ÇOCUK SOSYAL İLİŞKİLERİNDE SORUN YAŞAR

Çocukla arkadaş olunduğunda çocuğun ruhsal, kişilik ve kimlik gelişiminde sıkıntılar ortaya çıkabileceğine dikkati çeken Doç. Dr. Esin Özatalay, anne baba ile olan sınırlarını öğrenmemiş bir çocuğun kendi sınırları ile başkalarının sınırlarını da öğrenemeyeceği için sosyal ilişkilerinde ciddi sorunlar yaşayabileceğini kaydetti. 'Biz çocuğumuzla arkadaş gibiyiz', 'kızımla arkadaş olayım' diyen bir annenin, ergenlik dönemindeki kızının mahremiyetini ihlal ettiğini dile getiren Doç. Dr. Özatalay şöyle devam etti:

"Bu dönemde ben 'çocuğunuzun odasına girerken kapısını çalıp izin isteyin' gibi önerilerde bulunuyorum. Bu onlara garip geliyor. Ama bu yaştaki çocuğun da kendi dünyası, kendi mahremiyeti olmalı. Anne baba hem kendi sınırlarını hem çocuğun sınırlarını tanımlamalı, çocuğuna bunları korumayı öğretmeli. Ama 'arkadaşız' dediğiniz zaman sınırlar ortadan kalkabiliyor. Bu da önemli bir risk. O çocuğun sonraki yaşantısı için bir risk."

ANNE BABA ÇOCUKTAN GÜÇLÜ OLMALI

'Anne babanın çocuğuyla arkadaş olmamasından' kastının ille de sert olmak, bağırmak, çağırmak ya da despot olmak anlamına gelmediğini vurgulayan Doç. Dr. Özatalay, anne babanın otorite figürünün yanında, çocuğun sıkıştığı zaman sığınabileceği, yardım, destek alabileceği bir figür olması gerektiğini anlattı.

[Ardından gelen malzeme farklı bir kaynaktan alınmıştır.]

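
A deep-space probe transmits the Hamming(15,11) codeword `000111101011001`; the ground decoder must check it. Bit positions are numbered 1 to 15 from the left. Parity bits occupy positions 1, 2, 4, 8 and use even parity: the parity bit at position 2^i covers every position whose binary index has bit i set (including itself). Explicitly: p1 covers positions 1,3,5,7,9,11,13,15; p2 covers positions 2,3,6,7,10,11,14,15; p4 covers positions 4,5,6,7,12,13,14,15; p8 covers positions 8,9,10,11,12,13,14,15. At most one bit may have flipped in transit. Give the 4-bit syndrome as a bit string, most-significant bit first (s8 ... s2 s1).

0001

s1: b1⊕b3⊕b5⊕b7⊕b9⊕b11⊕b13⊕b15 = 0⊕0⊕1⊕1⊕1⊕1⊕0⊕1 = 1
s2: b2⊕b3⊕b6⊕b7⊕b10⊕b11⊕b14⊕b15 = 0⊕0⊕1⊕1⊕0⊕1⊕0⊕1 = 0
s4: b4⊕b5⊕b6⊕b7⊕b12⊕b13⊕b14⊕b15 = 1⊕1⊕1⊕1⊕1⊕0⊕0⊕1 = 0
s8: b8⊕b9⊕b10⊕b11⊕b12⊕b13⊕b14⊕b15 = 0⊕1⊕0⊕1⊕1⊕0⊕0⊕1 = 0
Syndrome (s8...s1) = 0001 → position 1.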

Anne babaların çocuğun yaşına, gelişimine izin verecek ve ihtiyaçlarına uygun sınırlar çizmesi ve kurallar koyması gerektiğini dile getiren Doç. Dr. Özatalay, çocukların sık sık bu sınırları ve kuralları test etme çabasında olduğunu, bu durum karşısında da ailelerin net tavır göstermesi gerektiğini söyledi. Anne babanın çocuğa karşı otoriter davranmasının önemli olduğuna vurgu yapan Doç. Dr. Özatalay, "Otoriter derken, 'suç işledin', 'kuralları ihlal ettin' diye dövmeyi kastetmiyorum. Sakin, sabırlı ama tutarlı bir şekilde bu ihlallere izin vermeyeceklerini göstermemeliler. Anne babanın hem kendi içinde hem de birbirleriyle tutarlı olmaları lazım. Bu mutlaka sert olmayı gerektirmez" dedi.

BASİT KONULARDA FİKİR SORULABİLİR

Çocuğun, 'o gün hangi kıyafeti giyeceği' ya da 'yemekte var olan 3 seçenekten hangisini yiyeceği' gibi sınırlamalarla günlük hayattaki basit konularda fikrinin sorulabileceğini aktaran Doç. Dr. Özatalay, böylece çocuğun karar verme becerisinin gelişebileceğini söyledi.